Some manufacturers have gone to great lengths to avoid this distortion in digital volume controls. One approach is to simply adjust the volume in the analog domain with a potentiometer or stepped-resistor network. To realize remote control with analog-domain attenuation requires a motorized potentiometer or stepped-resistor network. Both these approaches are much more expensive to implement and are not without their sonic drawbacks. The manufacturer Aesthetix has a clever work-around to this problem with its hybrid digital/analog volume control. Their solution is to perform digital-domain attenuation up to 5.9dB in 0.1dB steps, and then at the next step down to switch in 6dB of analog attenuation and restore the digital domain attenuation to no attenuation (full scale). Although the Aesthetix volume control has a very wide range, it never subjects the signal to more than 5.9dB of digital-domain attenuation at any level.
Digital-domain volume control is clearly a problem in search of a solution. The answer comes from a Frenchman by the name of Gilles Milot of the company Acoustical Beauty. Mr. Milot has a nearly 50-year history of creating innovative technologies for a variety of high-end audio companies including Micromega (as founder), Goldmund, YBA, and Cabasse. Leedh is an acronym for the French translation of “Holophonic Laboratory of Research and Development,” the firm Mr. Milot founded decades ago to pursue experimental audio technologies. The company claims that their lossless digital volume control sounds better than even the finest analog volume control in a preamplifier.
Here's a simplified explanation of how Leedh works. In short, the process trades precision of the amount of attenuation for precision in the output signal. As I mentioned, a digital volume control attenuates the signal by multiplying each sample by a number less than 1. The resulting word length is longer than the length before multiplication. When these very long word lengths are input to a DAC, the DAC will truncate the word to accommodate the DAC’s maximum word length. Leedh chooses only factors (multipliers) that result in shorter word lengths and less truncation of the least-significant bits (LSBs) by the DAC. Consequently, Leedh cannot reduce the volume in, say, uniform 0.5dB increments as can a conventional digital volume control. Some increments may be 0.461dB and others may be 0.523dB, for example (this is an illustration I made up, not the actual attenuation values). By choosing only certain multipliers that result in shorter word lengths, the DAC truncates fewer bits, losing less information and avoiding the creation of harmonic distortion products as well as leaving more “headroom” in the DAC.

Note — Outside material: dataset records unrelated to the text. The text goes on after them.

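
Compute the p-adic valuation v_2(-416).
v_2(-416) = 5

v_2(n) is the largest exponent k such that 2^k divides n. Factor out: -416 = -2^5 · 13. (Sign doesn't affect v_p.) So v_2(-416) = 5.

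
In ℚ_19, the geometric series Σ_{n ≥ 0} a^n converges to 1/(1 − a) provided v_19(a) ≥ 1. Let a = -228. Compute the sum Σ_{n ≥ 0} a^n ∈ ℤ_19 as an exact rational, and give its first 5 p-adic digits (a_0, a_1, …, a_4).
Σ a^n = 1/(1 − a) = 1/229;  first 5 digits = (1, 7, 10, 8, 11)

v_19(a) = 1 ≥ 1, so the series converges in ℤ_19 to 1/(1 − a) = 1/(1 − (-228)) = 1/229. Expand this rational in ℤ_19: compute digits iteratively via d_i = x_i mod 19, x_{i+1} = (x_i − d_i)/19. The first 5 digits are (1, 7, 10, 8, 11).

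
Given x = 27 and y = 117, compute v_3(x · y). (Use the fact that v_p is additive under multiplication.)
v_3(3159) = 5

v_p(x) = 3 (factor: 27 = 3^3 · 1); v_p(y) = 2 (factor: 117 = 3^2 · 13). Additivity: v_p(xy) = v_p(x) + v_p(y) = 3 + 2 = 5. (Direct check: xy = 3159 = 3^5 · (13).)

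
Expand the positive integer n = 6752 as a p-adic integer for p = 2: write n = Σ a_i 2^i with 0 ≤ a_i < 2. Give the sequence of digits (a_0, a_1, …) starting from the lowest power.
(a_0, a_1, …) = (0, 0, 0, 0, 0, 1, 1, 0, 0, 1, 0, 1, 1)

Repeated division by 2 gives the digits low-to-high: 6752 = 1·2^5 + 1·2^6 + 1·2^9 + 1·2^11 + 1·2^12. Digit sequence: (0, 0, 0, 0, 0, 1, 1, 0, 0, 1, 0, 1, 1).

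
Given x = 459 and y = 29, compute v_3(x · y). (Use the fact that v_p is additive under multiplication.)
v_3(13311) = 3

v_p(x) = 3 (factor: 459 = 3^3 · 17); v_p(y) = 0 (factor: 29 = 3^0 · 29). Additivity: v_p(xy) = v_p(x) + v_p(y) = 3 + 0 = 3. (Direct check: xy = 13311 = 3^3 · (493).)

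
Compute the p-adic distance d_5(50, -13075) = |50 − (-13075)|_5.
d_5(50, -13075) = 1/625

Step 1 — x − y = 50 − (-13075) = 13125. Step 2 — v_5(13125) = 4 (factor: 13125 = (5^4 · 21); the sign does not affect v_p). Step 3 — |x − y|_5 = 5^{-4} = 1/625.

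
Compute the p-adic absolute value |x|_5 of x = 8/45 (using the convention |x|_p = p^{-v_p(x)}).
|8/45|_5 = 5

Step 1 — compute v_5(x) by factoring powers of 5 out of the numerator and denominator: v_5(8/45) = -1. Step 2 — apply |x|_p = p^{-v_p(x)} = 5^{1} = 5.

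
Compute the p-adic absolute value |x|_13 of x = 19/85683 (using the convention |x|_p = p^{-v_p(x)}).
|19/85683|_13 = 28561

Step 1 — compute v_13(x) by factoring powers of 13 out of the numerator and denominator: v_13(19/85683) = -4. Step 2 — apply |x|_p = p^{-v_p(x)} = 13^{4} = 28561.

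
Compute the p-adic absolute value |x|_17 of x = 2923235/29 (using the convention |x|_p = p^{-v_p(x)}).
|2923235/29|_17 = 1/83521

Step 1 — compute v_17(x) by factoring powers of 17 out of the numerator and denominator: v_17(2923235/29) = 4. Step 2 — apply |x|_p = p^{-v_p(x)} = 17^{-4} = 1/83521.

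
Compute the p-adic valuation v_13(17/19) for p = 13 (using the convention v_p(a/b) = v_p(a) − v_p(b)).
v_13(17/19) = 0

Factor powers of 13 from the numerator and denominator of the reduced fraction: 17 = 13^0 · 17 and 19 = 13^0 · 19. Apply v_p(a/b) = v_p(a) − v_p(b): v_13(17/19) = 0 − 0 = 0.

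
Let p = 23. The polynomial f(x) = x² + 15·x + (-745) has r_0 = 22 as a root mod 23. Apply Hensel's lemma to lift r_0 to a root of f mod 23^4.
r_3 = 8440 (mod 279841)

Hensel: r_{i+1} = r_i − f(r_i)·(f′(r_i))^{-1} mod 23^{i+2}, f′(x) = 2x + 15. Iterate:
  r_0 = 22 (mod 23)
  r_1 = 505 (mod 529)
  r_2 = 8440 (mod 12167)
  r_3 = 8440 (mod 279841)
Final: r = 8440 satisfies f(r) ≡ 0 mod 23^4.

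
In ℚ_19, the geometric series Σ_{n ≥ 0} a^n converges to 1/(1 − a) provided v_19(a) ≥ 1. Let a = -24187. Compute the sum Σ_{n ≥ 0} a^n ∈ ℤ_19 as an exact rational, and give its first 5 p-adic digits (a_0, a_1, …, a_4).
Σ a^n = 1/(1 − a) = 1/24188;  first 5 digits = (1, 0, 9, 15, 4)

v_19(a) = 2 ≥ 1, so the series converges in ℤ_19 to 1/(1 − a) = 1/(1 − (-24187)) = 1/24188. Expand this rational in ℤ_19: compute digits iteratively via d_i = x_i mod 19, x_{i+1} = (x_i − d_i)/19. The first 5 digits are (1, 0, 9, 15, 4).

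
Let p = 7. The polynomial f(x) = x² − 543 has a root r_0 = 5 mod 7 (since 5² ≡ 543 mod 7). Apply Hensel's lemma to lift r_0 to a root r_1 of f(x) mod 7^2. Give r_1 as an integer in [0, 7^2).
r_1 = 47 (mod 49)

Hensel's recurrence: r_{i+1} = r_i − f(r_i)·(f′(r_i))^{-1} mod 7^{i+2}, with f′(x) = 2x. Iterate:
  r_0 = 5 (mod 7)
  r_1 = 47 (mod 49)
Final: r_1 = 47, and one checks f(r_1) ≡ 0 mod 7^2.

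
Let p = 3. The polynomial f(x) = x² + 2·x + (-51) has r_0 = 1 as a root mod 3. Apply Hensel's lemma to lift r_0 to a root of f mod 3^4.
r_3 = 31 (mod 81)

Hensel: r_{i+1} = r_i − f(r_i)·(f′(r_i))^{-1} mod 3^{i+2}, f′(x) = 2x + 2. Iterate:
  r_0 = 1 (mod 3)
  r_1 = 4 (mod 9)
  r_2 = 4 (mod 27)
  r_3 = 31 (mod 81)
Final: r = 31 satisfies f(r) ≡ 0 mod 3^4.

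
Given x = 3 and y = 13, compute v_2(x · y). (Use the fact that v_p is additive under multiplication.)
v_2(39) = 0

v_p(x) = 0 (factor: 3 = 2^0 · 3); v_p(y) = 0 (factor: 13 = 2^0 · 13). Additivity: v_p(xy) = v_p(x) + v_p(y) = 0 + 0 = 0. (Direct check: xy = 39 = 2^0 · (39).)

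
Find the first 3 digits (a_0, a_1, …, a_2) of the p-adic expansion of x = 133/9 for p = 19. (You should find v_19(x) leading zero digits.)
(a_0, …, a_2) = (0, 5, 4)

v_19(133/9) = 1, so a_0 = ... = a_0 = 0. Factor out: x = 19^1 · u with u = 7/9 a unit in ℤ_19. Expand u iteratively via a_{v+i} = u_i mod 19, u_{i+1} = (u_i − a_{v+i})/19:
  u_0 = 7/9;  a_1 = 5;  u_1 = (u_0 − 5)/19 = -2/9
  u_1 = -2/9;  a_2 = 4;  u_2 = (u_1 − 4)/19 = -2/9
Digits: (0, 5, 4).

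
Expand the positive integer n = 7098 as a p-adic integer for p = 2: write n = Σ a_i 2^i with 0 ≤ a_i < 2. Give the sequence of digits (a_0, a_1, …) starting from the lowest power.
(a_0, a_1, …) = (0, 1, 0, 1, 1, 1, 0, 1, 1, 1, 0, 1, 1)

Repeated division by 2 gives the digits low-to-high: 7098 = 1·2^1 + 1·2^3 + 1·2^4 + 1·2^5 + 1·2^7 + 1·2^8 + 1·2^9 + 1·2^11 + 1·2^12. Digit sequence: (0, 1, 0, 1, 1, 1, 0, 1, 1, 1, 0, 1, 1).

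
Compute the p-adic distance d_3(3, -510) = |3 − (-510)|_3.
d_3(3, -510) = 1/27

Step 1 — x − y = 3 − (-510) = 513. Step 2 — v_3(513) = 3 (factor: 513 = (3^3 · 19); the sign does not affect v_p). Step 3 — |x − y|_3 = 3^{-3} = 1/27.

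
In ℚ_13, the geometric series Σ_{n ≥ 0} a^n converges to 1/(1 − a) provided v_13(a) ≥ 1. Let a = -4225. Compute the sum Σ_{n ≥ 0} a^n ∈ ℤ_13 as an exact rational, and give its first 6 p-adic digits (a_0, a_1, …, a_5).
Σ a^n = 1/(1 − a) = 1/4226;  first 6 digits = (1, 0, 1, 11, 0, 9)

v_13(a) = 2 ≥ 1, so the series converges in ℤ_13 to 1/(1 − a) = 1/(1 − (-4225)) = 1/4226. Expand this rational in ℤ_13: compute digits iteratively via d_i = x_i mod 13, x_{i+1} = (x_i − d_i)/13. The first 6 digits are (1, 0, 1, 11, 0, 9).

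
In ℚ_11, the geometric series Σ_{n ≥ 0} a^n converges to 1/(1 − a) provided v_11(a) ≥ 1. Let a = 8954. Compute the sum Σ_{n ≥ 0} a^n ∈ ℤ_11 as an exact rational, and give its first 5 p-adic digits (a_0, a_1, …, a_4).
Σ a^n = 1/(1 − a) = -1/8953;  first 5 digits = (1, 0, 8, 6, 9)

v_11(a) = 2 ≥ 1, so the series converges in ℤ_11 to 1/(1 − a) = 1/(1 − 8954) = -1/8953. Expand this rational in ℤ_11: compute digits iteratively via d_i = x_i mod 11, x_{i+1} = (x_i − d_i)/11. The first 5 digits are (1, 0, 8, 6, 9).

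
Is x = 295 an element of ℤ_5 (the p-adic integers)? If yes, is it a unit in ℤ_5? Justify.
x ∈ ℤ_5 but not a unit; v_5(x) = 1 > 0

ℤ_5 = {x ∈ ℚ_5 : v_5(x) ≥ 0} and ℤ_5^× = {x ∈ ℤ_5 : v_5(x) = 0}. Here v_5(295) = v_5(num) − v_5(den) = 1; compare against these criteria.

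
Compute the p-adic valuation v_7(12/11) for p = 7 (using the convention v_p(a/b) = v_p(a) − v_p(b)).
v_7(12/11) = 0

Factor powers of 7 from the numerator and denominator of the reduced fraction: 12 = 7^0 · 12 and 11 = 7^0 · 11. Apply v_p(a/b) = v_p(a) − v_p(b): v_7(12/11) = 0 − 0 = 0.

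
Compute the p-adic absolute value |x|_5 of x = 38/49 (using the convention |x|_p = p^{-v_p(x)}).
|38/49|_5 = 1

Step 1 — compute v_5(x) by factoring powers of 5 out of the numerator and denominator: v_5(38/49) = 0. Step 2 — apply |x|_p = p^{-v_p(x)} = 5^{0} = 1.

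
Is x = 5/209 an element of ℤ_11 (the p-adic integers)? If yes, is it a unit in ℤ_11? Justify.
x ∉ ℤ_11 (v_11(x) = -1 < 0)

ℤ_11 = {x ∈ ℚ_11 : v_11(x) ≥ 0} and ℤ_11^× = {x ∈ ℤ_11 : v_11(x) = 0}. Here v_11(5/209) = v_11(num) − v_11(den) = -1; compare against these criteria.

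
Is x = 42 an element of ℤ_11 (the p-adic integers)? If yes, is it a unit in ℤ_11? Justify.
x ∈ ℤ_11^× (unit); v_11(x) = 0

ℤ_11 = {x ∈ ℚ_11 : v_11(x) ≥ 0} and ℤ_11^× = {x ∈ ℤ_11 : v_11(x) = 0}. Here v_11(42) = v_11(num) − v_11(den) = 0; compare against these criteria.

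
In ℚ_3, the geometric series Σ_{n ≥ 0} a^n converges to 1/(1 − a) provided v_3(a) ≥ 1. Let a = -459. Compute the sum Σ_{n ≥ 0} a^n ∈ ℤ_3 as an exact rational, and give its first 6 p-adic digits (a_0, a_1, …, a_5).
Σ a^n = 1/(1 − a) = 1/460;  first 6 digits = (1, 0, 0, 1, 0, 1)

v_3(a) = 3 ≥ 1, so the series converges in ℤ_3 to 1/(1 − a) = 1/(1 − (-459)) = 1/460. Expand this rational in ℤ_3: compute digits iteratively via d_i = x_i mod 3, x_{i+1} = (x_i − d_i)/3. The first 6 digits are (1, 0, 0, 1, 0, 1).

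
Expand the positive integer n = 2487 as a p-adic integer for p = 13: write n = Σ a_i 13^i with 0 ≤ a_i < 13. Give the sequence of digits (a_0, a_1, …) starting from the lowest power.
(a_0, a_1, …) = (4, 9, 1, 1)

Repeated division by 13 gives the digits low-to-high: 2487 = 4 + 9·13^1 + 1·13^2 + 1·13^3. Digit sequence: (4, 9, 1, 1).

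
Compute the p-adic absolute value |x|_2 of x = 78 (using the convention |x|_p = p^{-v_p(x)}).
|78|_2 = 1/2

Step 1 — compute v_2(x) by factoring powers of 2 out of the numerator and denominator: v_2(78) = 1. Step 2 — apply |x|_p = p^{-v_p(x)} = 2^{-1} = 1/2.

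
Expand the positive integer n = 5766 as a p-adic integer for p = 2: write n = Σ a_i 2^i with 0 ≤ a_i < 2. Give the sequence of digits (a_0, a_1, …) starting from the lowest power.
(a_0, a_1, …) = (0, 1, 1, 0, 0, 0, 0, 1, 0, 1, 1, 0, 1)

Repeated division by 2 gives the digits low-to-high: 5766 = 1·2^1 + 1·2^2 + 1·2^7 + 1·2^9 + 1·2^10 + 1·2^12. Digit sequence: (0, 1, 1, 0, 0, 0, 0, 1, 0, 1, 1, 0, 1).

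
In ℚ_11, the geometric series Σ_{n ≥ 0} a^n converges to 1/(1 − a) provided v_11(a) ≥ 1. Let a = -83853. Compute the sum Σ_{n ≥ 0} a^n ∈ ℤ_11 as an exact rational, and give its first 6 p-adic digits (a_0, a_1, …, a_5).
Σ a^n = 1/(1 − a) = 1/83854;  first 6 digits = (1, 0, 0, 3, 5, 10)

v_11(a) = 3 ≥ 1, so the series converges in ℤ_11 to 1/(1 − a) = 1/(1 − (-83853)) = 1/83854. Expand this rational in ℤ_11: compute digits iteratively via d_i = x_i mod 11, x_{i+1} = (x_i − d_i)/11. The first 6 digits are (1, 0, 0, 3, 5, 10).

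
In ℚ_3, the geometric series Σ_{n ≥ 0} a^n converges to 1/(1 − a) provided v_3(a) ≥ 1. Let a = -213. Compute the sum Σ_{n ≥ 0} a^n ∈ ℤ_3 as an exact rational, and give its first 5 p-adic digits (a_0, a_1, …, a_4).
Σ a^n = 1/(1 − a) = 1/214;  first 5 digits = (1, 1, 1, 2, 0)

v_3(a) = 1 ≥ 1, so the series converges in ℤ_3 to 1/(1 − a) = 1/(1 − (-213)) = 1/214. Expand this rational in ℤ_3: compute digits iteratively via d_i = x_i mod 3, x_{i+1} = (x_i − d_i)/3. The first 5 digits are (1, 1, 1, 2, 0).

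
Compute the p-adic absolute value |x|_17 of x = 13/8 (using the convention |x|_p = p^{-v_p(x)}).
|13/8|_17 = 1

Step 1 — compute v_17(x) by factoring powers of 17 out of the numerator and denominator: v_17(13/8) = 0. Step 2 — apply |x|_p = p^{-v_p(x)} = 17^{0} = 1.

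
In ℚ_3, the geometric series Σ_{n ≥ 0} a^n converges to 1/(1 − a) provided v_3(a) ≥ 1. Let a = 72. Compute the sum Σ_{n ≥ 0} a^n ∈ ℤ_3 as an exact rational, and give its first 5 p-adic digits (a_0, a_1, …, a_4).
Σ a^n = 1/(1 − a) = -1/71;  first 5 digits = (1, 0, 2, 2, 1)

v_3(a) = 2 ≥ 1, so the series converges in ℤ_3 to 1/(1 − a) = 1/(1 − 72) = -1/71. Expand this rational in ℤ_3: compute digits iteratively via d_i = x_i mod 3, x_{i+1} = (x_i − d_i)/3. The first 5 digits are (1, 0, 2, 2, 1).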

If you’re interested in a more detailed description, including the mathematics behind Leedh, I refer you to the Audio Engineering Society paper presented at the 2020 Vienna conference by the University of Applied Sciences and Arts of Southern Switzerland, available at the website processing-leedh.com. I don’t know the association between Miles Milot and the Swiss university, but the academics have given it a full evaluation and report in the paper.